Но одного рождения не достаточно: еще необходимо, чтобы ребенок был признан отцом официально и принят в социальной среде полиса. Пока эта формальность не была соблюдена, в этом праве всегда могли отказать. Существовал обычай оставлять с брошенным младенцем какие-нибудь предметы — браслет или ожерелье, которые, если он выживал, рано или поздно побуждали его узнать о себе правду. Поэты новой комедии, творившие после Еврипида, и романисты более позднего времени часто использовали этот мотив узнавания, который наши литераторы, подражая античным авторам, назвали «крест моей матери». В Спарте решение лишить жизни новорожденного возлагалось даже не на отца, а на совет старейшин племени, который после осмотра ребенка либо позволял его воспитывать, если он казался крепким и хорошо сложенным, либо решал бросить его в пропасть Тайгет. В Афинах церемония амфидромий, имевшая место на пятый (по «Свиде») или на седьмой (согласно Гесихию) день после рождения ребенка, отмечала официальное вступление новорожденного в семью: женщины дома, которые помогали рождению, брали ребенка на руки и носили вокруг домашнего очага. Это было одновременно ритуалом очищения от грязи, бывшей следствием родов, и принятия младенца в семейный культ. На десятый день ребенок получал имя, по случаю пира, на который приглашали его семью и их друзей. К домашним обрядам относилось и представление ребенка группе, которая являлась наполовину религиозной, наполовину политической, промежуточной между семьей и племенем и называлась фратрией. Отныне ребенок имел законное существование.

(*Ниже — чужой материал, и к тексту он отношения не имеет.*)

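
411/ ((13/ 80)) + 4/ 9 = 295972/ 117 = 2529.68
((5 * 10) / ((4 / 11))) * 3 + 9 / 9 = 827 / 2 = 413.50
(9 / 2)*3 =27 / 2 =13.50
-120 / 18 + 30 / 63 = -130 / 21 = -6.19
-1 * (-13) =13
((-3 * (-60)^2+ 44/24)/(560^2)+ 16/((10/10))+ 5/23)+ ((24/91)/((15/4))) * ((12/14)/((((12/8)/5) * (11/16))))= 101958364979/6188582400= 16.48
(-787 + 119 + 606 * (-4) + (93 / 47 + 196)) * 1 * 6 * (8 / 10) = -3264456 / 235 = -13891.30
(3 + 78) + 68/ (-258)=10415/ 129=80.74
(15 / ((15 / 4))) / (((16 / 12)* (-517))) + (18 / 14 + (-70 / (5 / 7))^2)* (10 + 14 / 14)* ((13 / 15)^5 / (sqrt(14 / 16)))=-3 / 517 + 549221803702* sqrt(14) / 37209375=55228.01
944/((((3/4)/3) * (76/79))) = 74576/19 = 3925.05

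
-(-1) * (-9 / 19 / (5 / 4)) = -36 / 95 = -0.38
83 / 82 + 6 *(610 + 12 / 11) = 3667.56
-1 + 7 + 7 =13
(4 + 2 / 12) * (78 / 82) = 3.96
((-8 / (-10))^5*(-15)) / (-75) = 0.07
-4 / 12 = -1 / 3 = -0.33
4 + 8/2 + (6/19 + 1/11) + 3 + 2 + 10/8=12253/836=14.66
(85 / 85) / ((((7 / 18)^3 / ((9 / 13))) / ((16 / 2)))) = 419904 / 4459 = 94.17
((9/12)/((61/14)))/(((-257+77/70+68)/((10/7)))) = -150/114619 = -0.00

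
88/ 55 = 1.60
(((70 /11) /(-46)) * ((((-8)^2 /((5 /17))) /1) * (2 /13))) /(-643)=15232 /2114827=0.01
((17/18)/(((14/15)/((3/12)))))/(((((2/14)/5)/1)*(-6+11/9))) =-1275/688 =-1.85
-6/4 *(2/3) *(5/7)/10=-1/14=-0.07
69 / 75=23 / 25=0.92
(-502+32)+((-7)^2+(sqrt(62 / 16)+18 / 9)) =-419+sqrt(62) / 4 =-417.03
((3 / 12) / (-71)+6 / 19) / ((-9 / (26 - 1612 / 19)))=941915 / 461358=2.04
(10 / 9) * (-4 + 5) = 10 / 9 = 1.11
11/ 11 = 1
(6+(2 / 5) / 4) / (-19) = -61 / 190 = -0.32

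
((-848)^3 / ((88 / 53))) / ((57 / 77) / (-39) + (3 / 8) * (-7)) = 2941066326016 / 21173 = 138906452.84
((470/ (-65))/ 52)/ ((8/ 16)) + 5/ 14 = 187/ 2366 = 0.08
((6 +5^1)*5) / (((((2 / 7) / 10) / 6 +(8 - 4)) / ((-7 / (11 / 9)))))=-66150 / 841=-78.66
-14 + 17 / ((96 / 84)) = 7 / 8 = 0.88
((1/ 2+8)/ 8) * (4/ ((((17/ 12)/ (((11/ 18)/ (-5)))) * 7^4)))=-11/ 72030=-0.00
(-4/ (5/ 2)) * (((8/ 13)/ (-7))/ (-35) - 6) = 152816/ 15925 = 9.60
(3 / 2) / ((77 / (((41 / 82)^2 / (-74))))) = -3 / 45584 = -0.00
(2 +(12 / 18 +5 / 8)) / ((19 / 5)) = 395 / 456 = 0.87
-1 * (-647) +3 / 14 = 9061 / 14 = 647.21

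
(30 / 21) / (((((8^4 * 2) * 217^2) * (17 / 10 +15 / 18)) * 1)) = 75 / 51305160704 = 0.00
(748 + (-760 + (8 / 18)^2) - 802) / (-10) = 32959 / 405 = 81.38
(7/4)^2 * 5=245/16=15.31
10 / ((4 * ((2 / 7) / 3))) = 105 / 4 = 26.25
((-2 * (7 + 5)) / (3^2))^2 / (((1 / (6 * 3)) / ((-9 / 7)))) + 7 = -1103 / 7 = -157.57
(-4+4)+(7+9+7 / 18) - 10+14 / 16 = 523 / 72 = 7.26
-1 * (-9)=9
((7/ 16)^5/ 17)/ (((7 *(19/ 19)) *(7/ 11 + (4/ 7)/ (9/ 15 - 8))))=6840449/ 28396486656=0.00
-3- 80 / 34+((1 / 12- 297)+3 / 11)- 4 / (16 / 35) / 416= -302.02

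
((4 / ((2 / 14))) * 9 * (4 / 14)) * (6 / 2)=216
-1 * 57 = -57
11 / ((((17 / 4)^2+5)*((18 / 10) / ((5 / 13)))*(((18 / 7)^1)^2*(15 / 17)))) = 183260 / 10491039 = 0.02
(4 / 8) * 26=13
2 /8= 1 /4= 0.25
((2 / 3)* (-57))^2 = 1444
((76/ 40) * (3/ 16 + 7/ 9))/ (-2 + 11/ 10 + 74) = 2641/ 105264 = 0.03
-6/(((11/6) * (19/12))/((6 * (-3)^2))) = -23328/209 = -111.62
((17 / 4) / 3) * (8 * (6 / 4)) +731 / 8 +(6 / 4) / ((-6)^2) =1301 / 12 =108.42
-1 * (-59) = 59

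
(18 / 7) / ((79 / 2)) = 36 / 553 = 0.07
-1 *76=-76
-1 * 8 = -8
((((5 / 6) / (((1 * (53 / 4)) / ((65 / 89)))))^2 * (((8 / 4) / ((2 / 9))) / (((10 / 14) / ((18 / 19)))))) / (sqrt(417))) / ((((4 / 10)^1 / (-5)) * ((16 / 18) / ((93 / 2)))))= -9282853125 * sqrt(417) / 235049940196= -0.81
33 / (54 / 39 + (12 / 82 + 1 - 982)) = -5863 / 174019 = -0.03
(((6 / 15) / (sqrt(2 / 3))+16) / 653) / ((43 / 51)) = 51 * sqrt(6) / 140395+816 / 28079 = 0.03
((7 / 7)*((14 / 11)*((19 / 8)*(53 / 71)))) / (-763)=-0.00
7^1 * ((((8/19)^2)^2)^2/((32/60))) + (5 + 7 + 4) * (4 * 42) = 2688.01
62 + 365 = 427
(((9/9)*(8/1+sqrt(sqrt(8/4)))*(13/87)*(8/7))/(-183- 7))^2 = 2704*(2^(1/4)+8)^2/3347201025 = 0.00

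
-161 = -161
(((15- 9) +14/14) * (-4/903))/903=-4/116487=-0.00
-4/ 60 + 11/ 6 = 53/ 30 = 1.77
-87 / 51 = -29 / 17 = -1.71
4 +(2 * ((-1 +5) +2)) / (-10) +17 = 99 / 5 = 19.80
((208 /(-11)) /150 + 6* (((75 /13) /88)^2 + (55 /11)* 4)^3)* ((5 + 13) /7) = 12112358845356181923756699 /98069554875503411200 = 123507.84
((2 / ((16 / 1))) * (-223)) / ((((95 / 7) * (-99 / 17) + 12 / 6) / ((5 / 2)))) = 132685 / 146672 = 0.90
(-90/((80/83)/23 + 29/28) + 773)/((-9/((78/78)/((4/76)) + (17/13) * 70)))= -19023433747/2246439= -8468.26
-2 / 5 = -0.40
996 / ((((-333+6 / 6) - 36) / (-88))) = 5478 / 23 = 238.17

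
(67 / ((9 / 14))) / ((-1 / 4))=-3752 / 9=-416.89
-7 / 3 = -2.33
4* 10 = 40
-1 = -1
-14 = -14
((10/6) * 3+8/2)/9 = 1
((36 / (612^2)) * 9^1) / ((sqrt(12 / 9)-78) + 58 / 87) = -87 / 7775834-3 * sqrt(3) / 31103336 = -0.00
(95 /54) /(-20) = -0.09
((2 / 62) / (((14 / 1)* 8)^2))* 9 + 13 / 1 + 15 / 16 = 5419801 / 388864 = 13.94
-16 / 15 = -1.07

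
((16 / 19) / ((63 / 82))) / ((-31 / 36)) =-5248 / 4123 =-1.27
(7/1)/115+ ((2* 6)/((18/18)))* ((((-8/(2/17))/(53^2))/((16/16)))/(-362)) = 3605923/58469335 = 0.06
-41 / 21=-1.95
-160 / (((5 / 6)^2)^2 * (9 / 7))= -32256 / 125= -258.05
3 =3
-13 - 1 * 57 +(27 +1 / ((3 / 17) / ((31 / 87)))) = -10696 / 261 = -40.98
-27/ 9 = -3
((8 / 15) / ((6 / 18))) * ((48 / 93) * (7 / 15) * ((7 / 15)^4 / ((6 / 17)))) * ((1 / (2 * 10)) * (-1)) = -4571504 / 1765546875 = -0.00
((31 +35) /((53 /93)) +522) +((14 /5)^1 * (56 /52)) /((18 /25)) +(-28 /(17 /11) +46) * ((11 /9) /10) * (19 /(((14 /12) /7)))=543157652 /527085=1030.49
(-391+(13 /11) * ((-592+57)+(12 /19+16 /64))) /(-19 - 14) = 854585 /27588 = 30.98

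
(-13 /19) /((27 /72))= -104 /57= -1.82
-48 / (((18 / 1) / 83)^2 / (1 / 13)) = -27556 / 351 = -78.51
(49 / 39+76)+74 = 5899 / 39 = 151.26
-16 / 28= -4 / 7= -0.57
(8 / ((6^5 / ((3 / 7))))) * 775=775 / 2268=0.34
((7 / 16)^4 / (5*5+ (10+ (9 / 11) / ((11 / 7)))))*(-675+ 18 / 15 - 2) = -140238637 / 201195520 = -0.70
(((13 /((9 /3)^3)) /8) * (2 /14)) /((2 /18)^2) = 39 /56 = 0.70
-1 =-1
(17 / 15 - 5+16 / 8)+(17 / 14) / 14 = -5233 / 2940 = -1.78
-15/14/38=-15/532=-0.03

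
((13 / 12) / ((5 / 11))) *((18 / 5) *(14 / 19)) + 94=47653 / 475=100.32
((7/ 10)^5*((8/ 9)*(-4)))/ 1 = -16807/ 28125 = -0.60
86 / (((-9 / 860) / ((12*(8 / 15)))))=-52593.78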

Воспитание, которое ему предстояло получить, в Спарте и Афинах полностью различалось (сведений о других полисах у нас недостаточно). Юный спартиат, достигнув семилетнего возраста, сразу же включался в комплексную систему коллективного образования, организованную государством. Он переходил из одной возрастной группы в другую под руководством учителей и тренеров, выполняя регулярные упражнения, проходя зачастую трудные испытания и подчиняясь суровой дисциплине, направленной на развитие физической выносливости и духовной силы для воспитания из юноши солдата. Это обучение продолжалось до тридцати лет: даже женитьба не освобождала юного спартиата от совместной жизни с его товарищами. Интеллектуальное образование занимало в этой системе явно небольшое место: оно ограничивалось хоровым пением, изучением национальных поэтов — Алкмана, Терпандра, Тиртея — и обучением требовательной и ограниченной гражданской морали. Отсюда недоверие к риторике, которое поражало остальных греков, склонных к занятиям искусством слова, и заменялось преклонением перед короткими и сжатыми сентенциями, которые назывались лакедемонскими афоризмами.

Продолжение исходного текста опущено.